Levantarse a primera hora se convierte en un caos, el niño llora, se enoja, y los padres se estresan porque todo se retrasa, los niños llegan tarde a la escuela, mal desayunados y los padres inician sus respectivas labores de mal humor.
Pero esto tiene consecuencias más serias, los pequeños no duermen bien y esto trastorna su nivel de atención en la escuela, además de provocar irritabilidad, estrés, ansiedad, entre otros.

Te invito a practicar estos consejos.

  • Acostarse temprano: Debemos realizar una rutina todas las noches la cual le permita pasar tiempo contigo y tratando de ir poco a poco al horario adecuando que le permita descansar las 8 horas.
  • Despertar suavemente: Se puede comenzar hablándole tiernamente al oído, dándole pequeños besitos y poco a poco hacerle cosquillitas para que su despertar no sea brusco.
  • Desayuno favorito: También se puede estimular su despertar cocinándole su desayuno favorito, nada como despertar con el olor delicioso que sale de la cocina de mamá.
  • Despertador: Si son mayores se puede comprar un despertador de su personaje favorito, se sentirán feliz con la responsabilidad de apagarlo al sonar.

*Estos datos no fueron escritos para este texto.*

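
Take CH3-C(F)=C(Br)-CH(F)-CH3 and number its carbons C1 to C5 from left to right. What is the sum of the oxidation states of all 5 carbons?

Tallying each carbon's bonds:
C1: 1C, 3H → 0 − 3 = -3
C2: 3C, 1F → 0 + 1 = +1
C3: 3C, 1Br → 0 + 1 = +1
C4: 2C, 1H, 1F → 0 − 1 + 1 = 0
C5: 1C, 3H → 0 − 3 = -3
Sum = -3 + 1 + 1 + 0 − 3 = -4.

-4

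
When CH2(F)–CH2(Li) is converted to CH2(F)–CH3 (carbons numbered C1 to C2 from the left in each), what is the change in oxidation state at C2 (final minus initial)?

Before: C2 has 1 bond to C, 2 bonds to H, 1 bond to Li → oxidation state -3.
After: C2 has 1 bond to C, 3 bonds to H → oxidation state -3.
Δ = -3 − (-3) = 0, so no net redox change at C2.

0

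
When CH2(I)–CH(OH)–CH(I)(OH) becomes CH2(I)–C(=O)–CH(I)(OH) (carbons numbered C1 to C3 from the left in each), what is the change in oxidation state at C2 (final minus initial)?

+2

Before: C2 has 2 bonds to C, 1 bond to H, 1 bond to O → oxidation state 0.
After: C2 has 2 bonds to C, 2 bonds to O → oxidation state +2.
Δ = +2 − (0) = +2, so this is an oxidation at C2.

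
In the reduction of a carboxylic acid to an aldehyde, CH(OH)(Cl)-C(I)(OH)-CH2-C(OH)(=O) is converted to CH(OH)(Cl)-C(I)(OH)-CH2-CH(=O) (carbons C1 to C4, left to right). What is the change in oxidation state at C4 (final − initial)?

-2

Before: C4 has 1 bond to C, 3 bonds to O → oxidation state +3.
After: C4 has 1 bond to C, 1 bond to H, 2 bonds to O → oxidation state +1.
Δ = +1 − (+3) = -2, so this is a reduction at C4.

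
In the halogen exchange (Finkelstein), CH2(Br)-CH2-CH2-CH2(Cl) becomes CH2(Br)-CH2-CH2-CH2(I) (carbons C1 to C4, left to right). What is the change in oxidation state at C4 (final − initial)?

Before: C4 has 1 bond to C, 2 bonds to H, 1 bond to Cl → oxidation state -1.
After: C4 has 1 bond to C, 2 bonds to H, 1 bond to I → oxidation state -1.
Δ = -1 − (-1) = 0, so no net redox change at C4.

0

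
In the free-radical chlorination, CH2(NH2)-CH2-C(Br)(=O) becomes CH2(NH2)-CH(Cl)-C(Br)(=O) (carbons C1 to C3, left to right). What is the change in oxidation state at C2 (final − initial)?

+2

Before: C2 has 2 bonds to C, 2 bonds to H → oxidation state -2.
After: C2 has 2 bonds to C, 1 bond to H, 1 bond to Cl → oxidation state 0.
Δ = 0 − (-2) = +2, so this is an oxidation at C2.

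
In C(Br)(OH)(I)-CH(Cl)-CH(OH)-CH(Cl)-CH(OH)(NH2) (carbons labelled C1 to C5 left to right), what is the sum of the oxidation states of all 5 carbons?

+4

Count +1 for every bond to an atom more electronegative than carbon and −1 for every bond to one less electronegative; C–C bonds are 0. Tallying each carbon:
C1: 1C, 1O, 1Br, 1I → 0 + 1 + 1 + 1 = +3
C2: 2C, 1H, 1Cl → 0 − 1 + 1 = 0
C3: 2C, 1H, 1O → 0 − 1 + 1 = 0
C4: 2C, 1H, 1Cl → 0 − 1 + 1 = 0
C5: 1C, 1H, 1O, 1N → 0 − 1 + 1 + 1 = +1
Sum = +3 + 0 + 0 + 0 + 1 = +4.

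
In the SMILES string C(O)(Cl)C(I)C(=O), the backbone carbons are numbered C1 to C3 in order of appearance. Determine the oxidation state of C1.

+1

C1 has one bond to C (0), one bond to H (-1), one bond to O (+1), one bond to Cl (+1).
Oxidation state = 0 − 1 + 1 + 1 = +1.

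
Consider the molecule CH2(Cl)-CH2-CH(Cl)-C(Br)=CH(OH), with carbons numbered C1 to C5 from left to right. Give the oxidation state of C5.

0

C5 has a double bond to C (2×0 = 0), one bond to H (-1), one bond to O (+1).
Oxidation state = 0 − 1 + 1 = 0.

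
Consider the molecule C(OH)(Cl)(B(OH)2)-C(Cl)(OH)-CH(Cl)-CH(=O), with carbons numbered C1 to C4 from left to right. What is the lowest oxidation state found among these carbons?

0

Tallying each carbon's bonds:
C1: 1C, 1O, 1Cl, 1B → 0 + 1 + 1 − 1 = +1
C2: 2C, 1O, 1Cl → 0 + 1 + 1 = +2
C3: 2C, 1H, 1Cl → 0 − 1 + 1 = 0
C4: 1C, 1H, 2O → 0 − 1 + 2 = +1
The lowest value is 0.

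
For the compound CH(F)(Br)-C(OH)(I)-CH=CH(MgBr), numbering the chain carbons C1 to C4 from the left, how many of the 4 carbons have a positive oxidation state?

2

Tallying each carbon's bonds:
C1: 1C, 1H, 1F, 1Br → 0 − 1 + 1 + 1 = +1
C2: 2C, 1O, 1I → 0 + 1 + 1 = +2
C3: 3C, 1H → 0 − 1 = -1
C4: 2C, 1H, 1Mg → 0 − 1 − 1 = -2
2 carbons (C1, C2) meet the condition.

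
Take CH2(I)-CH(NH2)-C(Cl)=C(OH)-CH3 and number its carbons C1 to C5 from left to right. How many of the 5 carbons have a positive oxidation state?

2

Tallying each carbon's bonds:
C1: 1C, 2H, 1I → 0 − 2 + 1 = -1
C2: 2C, 1H, 1N → 0 − 1 + 1 = 0
C3: 3C, 1Cl → 0 + 1 = +1
C4: 3C, 1O → 0 + 1 = +1
C5: 1C, 3H → 0 − 3 = -3
2 carbons (C3, C4) meet the condition.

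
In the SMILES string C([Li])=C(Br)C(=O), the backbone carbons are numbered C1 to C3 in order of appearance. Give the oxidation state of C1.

Bonds to more-electronegative neighbours contribute +1 each, bonds to H or metals contribute −1 each, and C–C bonds contribute 0.
C1 has a double bond to C (2×0 = 0), one bond to Li (-1), one bond to H (-1).
Oxidation state = 0 − 1 − 1 = -2.

-2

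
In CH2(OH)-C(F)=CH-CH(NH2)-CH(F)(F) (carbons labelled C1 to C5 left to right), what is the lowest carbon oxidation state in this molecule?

-1

Assign +1 per bond to O/N/halogen, −1 per bond to H or an electropositive element, and 0 per bond to carbon. Tallying each carbon:
C1: 1C, 2H, 1O → 0 − 2 + 1 = -1
C2: 3C, 1F → 0 + 1 = +1
C3: 3C, 1H → 0 − 1 = -1
C4: 2C, 1H, 1N → 0 − 1 + 1 = 0
C5: 1C, 1H, 2F → 0 − 1 + 2 = +1
The lowest value is -1.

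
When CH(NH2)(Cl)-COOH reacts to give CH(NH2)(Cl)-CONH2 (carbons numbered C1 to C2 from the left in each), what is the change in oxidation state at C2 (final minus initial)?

0

Before: C2 has 1 bond to C, 3 bonds to O → oxidation state +3.
After: C2 has 1 bond to C, 2 bonds to O, 1 bond to N → oxidation state +3.
Δ = +3 − (+3) = 0, so no net redox change at C2.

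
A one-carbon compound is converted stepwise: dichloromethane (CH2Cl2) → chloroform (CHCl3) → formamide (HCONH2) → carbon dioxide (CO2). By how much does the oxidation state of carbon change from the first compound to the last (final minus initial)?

+4

Carbon oxidation states along the series — dichloromethane: 0, chloroform: +2, formamide: +2, carbon dioxide: +4.
Net change = +4 − (0) = +4.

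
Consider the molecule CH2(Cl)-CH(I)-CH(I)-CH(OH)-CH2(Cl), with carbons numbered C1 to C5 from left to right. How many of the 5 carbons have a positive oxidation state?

Tallying each carbon's bonds:
C1: 1C, 2H, 1Cl → 0 − 2 + 1 = -1
C2: 2C, 1H, 1I → 0 − 1 + 1 = 0
C3: 2C, 1H, 1I → 0 − 1 + 1 = 0
C4: 2C, 1H, 1O → 0 − 1 + 1 = 0
C5: 1C, 2H, 1Cl → 0 − 2 + 1 = -1
0 carbons meet the condition.

0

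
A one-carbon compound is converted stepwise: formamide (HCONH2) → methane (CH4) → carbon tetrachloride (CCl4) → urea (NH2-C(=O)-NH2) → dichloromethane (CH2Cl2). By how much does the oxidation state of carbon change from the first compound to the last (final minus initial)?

-2

Carbon oxidation states along the series — formamide: +2, methane: -4, carbon tetrachloride: +4, urea: +4, dichloromethane: 0.
Net change = 0 − (+2) = -2.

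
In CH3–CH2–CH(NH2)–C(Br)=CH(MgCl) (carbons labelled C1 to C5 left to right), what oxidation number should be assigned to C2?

-2

Count +1 for every bond to an atom more electronegative than carbon and −1 for every bond to one less electronegative; C–C bonds are 0.
C2 has one bond to C (0), one bond to C (0), one bond to H (-1), one bond to H (-1).
Oxidation state = 0 + 0 − 1 − 1 = -2.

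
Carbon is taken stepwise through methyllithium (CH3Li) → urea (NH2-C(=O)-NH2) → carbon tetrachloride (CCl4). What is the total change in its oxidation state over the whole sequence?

+8

Carbon oxidation states along the series — methyllithium: -4, urea: +4, carbon tetrachloride: +4.
Net change = +4 − (-4) = +8.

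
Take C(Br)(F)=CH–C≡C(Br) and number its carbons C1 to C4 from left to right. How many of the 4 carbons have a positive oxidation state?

2

Tallying each carbon's bonds:
C1: 2C, 1F, 1Br → 0 + 1 + 1 = +2
C2: 3C, 1H → 0 − 1 = -1
C3: 4C → 0 = 0
C4: 3C, 1Br → 0 + 1 = +1
2 carbons (C1, C4) meet the condition.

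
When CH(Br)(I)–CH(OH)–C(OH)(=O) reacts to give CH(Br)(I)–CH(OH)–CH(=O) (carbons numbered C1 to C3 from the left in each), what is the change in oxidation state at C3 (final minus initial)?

Before: C3 has 1 bond to C, 3 bonds to O → oxidation state +3.
After: C3 has 1 bond to C, 1 bond to H, 2 bonds to O → oxidation state +1.
Δ = +1 − (+3) = -2, so this is a reduction at C3.

-2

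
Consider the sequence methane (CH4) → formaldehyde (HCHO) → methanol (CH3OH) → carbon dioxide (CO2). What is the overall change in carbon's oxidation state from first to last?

+8

Carbon oxidation states along the series — methane: -4, formaldehyde: 0, methanol: -2, carbon dioxide: +4.
Net change = +4 − (-4) = +8.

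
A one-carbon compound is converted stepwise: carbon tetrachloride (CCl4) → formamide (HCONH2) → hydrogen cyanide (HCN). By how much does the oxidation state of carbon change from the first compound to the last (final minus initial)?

-2

Carbon oxidation states along the series — carbon tetrachloride: +4, formamide: +2, hydrogen cyanide: +2.
Net change = +2 − (+4) = -2.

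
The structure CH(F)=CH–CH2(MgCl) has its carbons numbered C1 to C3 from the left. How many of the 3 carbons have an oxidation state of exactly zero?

Tallying each carbon's bonds:
C1: 2C, 1H, 1F → 0 − 1 + 1 = 0
C2: 3C, 1H → 0 − 1 = -1
C3: 1C, 2H, 1Mg → 0 − 2 − 1 = -3
1 carbon (C1) meets the condition.

1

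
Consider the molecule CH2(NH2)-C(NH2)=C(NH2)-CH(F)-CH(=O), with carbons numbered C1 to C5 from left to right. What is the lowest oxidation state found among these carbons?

-1

Tallying each carbon's bonds:
C1: 1C, 2H, 1N → 0 − 2 + 1 = -1
C2: 3C, 1N → 0 + 1 = +1
C3: 3C, 1N → 0 + 1 = +1
C4: 2C, 1H, 1F → 0 − 1 + 1 = 0
C5: 1C, 1H, 2O → 0 − 1 + 2 = +1
The lowest value is -1.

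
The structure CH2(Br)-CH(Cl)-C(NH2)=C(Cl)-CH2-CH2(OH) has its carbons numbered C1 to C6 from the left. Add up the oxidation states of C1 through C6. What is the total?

Tallying each carbon's bonds:
C1: 1C, 2H, 1Br → 0 − 2 + 1 = -1
C2: 2C, 1H, 1Cl → 0 − 1 + 1 = 0
C3: 3C, 1N → 0 + 1 = +1
C4: 3C, 1Cl → 0 + 1 = +1
C5: 2C, 2H → 0 − 2 = -2
C6: 1C, 2H, 1O → 0 − 2 + 1 = -1
Sum = -1 + 0 + 1 + 1 − 2 − 1 = -2.

-2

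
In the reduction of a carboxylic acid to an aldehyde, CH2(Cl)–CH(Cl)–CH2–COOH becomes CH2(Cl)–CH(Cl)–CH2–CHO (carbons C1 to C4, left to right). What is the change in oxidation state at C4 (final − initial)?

Before: C4 has 1 bond to C, 3 bonds to O → oxidation state +3.
After: C4 has 1 bond to C, 1 bond to H, 2 bonds to O → oxidation state +1.
Δ = +1 − (+3) = -2, so this is a reduction at C4.

-2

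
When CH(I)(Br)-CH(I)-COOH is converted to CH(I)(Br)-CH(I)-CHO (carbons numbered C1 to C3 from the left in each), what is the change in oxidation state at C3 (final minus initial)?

Before: C3 has 1 bond to C, 3 bonds to O → oxidation state +3.
After: C3 has 1 bond to C, 1 bond to H, 2 bonds to O → oxidation state +1.
Δ = +1 − (+3) = -2, so this is a reduction at C3.

-2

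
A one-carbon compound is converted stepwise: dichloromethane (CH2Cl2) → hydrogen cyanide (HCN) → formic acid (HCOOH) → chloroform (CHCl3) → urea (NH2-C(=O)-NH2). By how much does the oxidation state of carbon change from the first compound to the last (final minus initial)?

+4

Carbon oxidation states along the series — dichloromethane: 0, hydrogen cyanide: +2, formic acid: +2, chloroform: +2, urea: +4.
Net change = +4 − (0) = +4.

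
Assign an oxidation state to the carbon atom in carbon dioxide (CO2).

Count +1 for every bond to an atom more electronegative than carbon and −1 for every bond to one less electronegative; C–C bonds are 0.
The carbon has a double bond to O (2×+1 = +2), a double bond to O (2×+1 = +2).
Oxidation state = +2 + 2 = +4.

+4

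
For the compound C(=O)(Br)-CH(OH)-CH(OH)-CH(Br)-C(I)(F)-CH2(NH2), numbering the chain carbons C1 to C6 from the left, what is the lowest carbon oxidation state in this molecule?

Bonds to more-electronegative neighbours contribute +1 each, bonds to H or metals contribute −1 each, and C–C bonds contribute 0. Tallying each carbon:
C1: 1C, 2O, 1Br → 0 + 2 + 1 = +3
C2: 2C, 1H, 1O → 0 − 1 + 1 = 0
C3: 2C, 1H, 1O → 0 − 1 + 1 = 0
C4: 2C, 1H, 1Br → 0 − 1 + 1 = 0
C5: 2C, 1F, 1I → 0 + 1 + 1 = +2
C6: 1C, 2H, 1N → 0 − 2 + 1 = -1
The lowest value is -1.

-1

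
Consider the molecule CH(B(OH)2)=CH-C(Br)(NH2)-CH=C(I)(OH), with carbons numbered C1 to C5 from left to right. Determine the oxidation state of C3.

+2

Bonds to more-electronegative neighbours contribute +1 each, bonds to H or metals contribute −1 each, and C–C bonds contribute 0.
C3 has one bond to C (0), one bond to C (0), one bond to Br (+1), one bond to N (+1).
Oxidation state = 0 + 0 + 1 + 1 = +2.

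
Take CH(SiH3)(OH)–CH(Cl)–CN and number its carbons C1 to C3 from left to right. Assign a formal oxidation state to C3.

+3

Assign +1 per bond to O/N/halogen, −1 per bond to H or an electropositive element, and 0 per bond to carbon.
C3 has one bond to C (0), a triple bond to N (3×+1 = +3).
Oxidation state = 0 + 3 = +3.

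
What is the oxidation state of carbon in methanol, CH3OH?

-2

The carbon has one bond to H (-1), one bond to H (-1), one bond to H (-1), one bond to O (+1).
Oxidation state = -1 − 1 − 1 + 1 = -2.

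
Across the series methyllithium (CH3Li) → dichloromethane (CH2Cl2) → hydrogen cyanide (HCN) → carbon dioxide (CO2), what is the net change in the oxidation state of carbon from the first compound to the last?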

Es muy importante que como padres seamos responsables, ayudemos a nuestros hijos a preparar todo, la noche anterior; de manera que lo único que tengamos que hacer en la mañana con los niños sea levantarse, vestirse y desayunar, sin prisas y tranquilamente, en un ambiente de armonía para que los pequeños disfruten de esa hora del día.
Recuerda que esta rutina requiere tiempo y paciencia.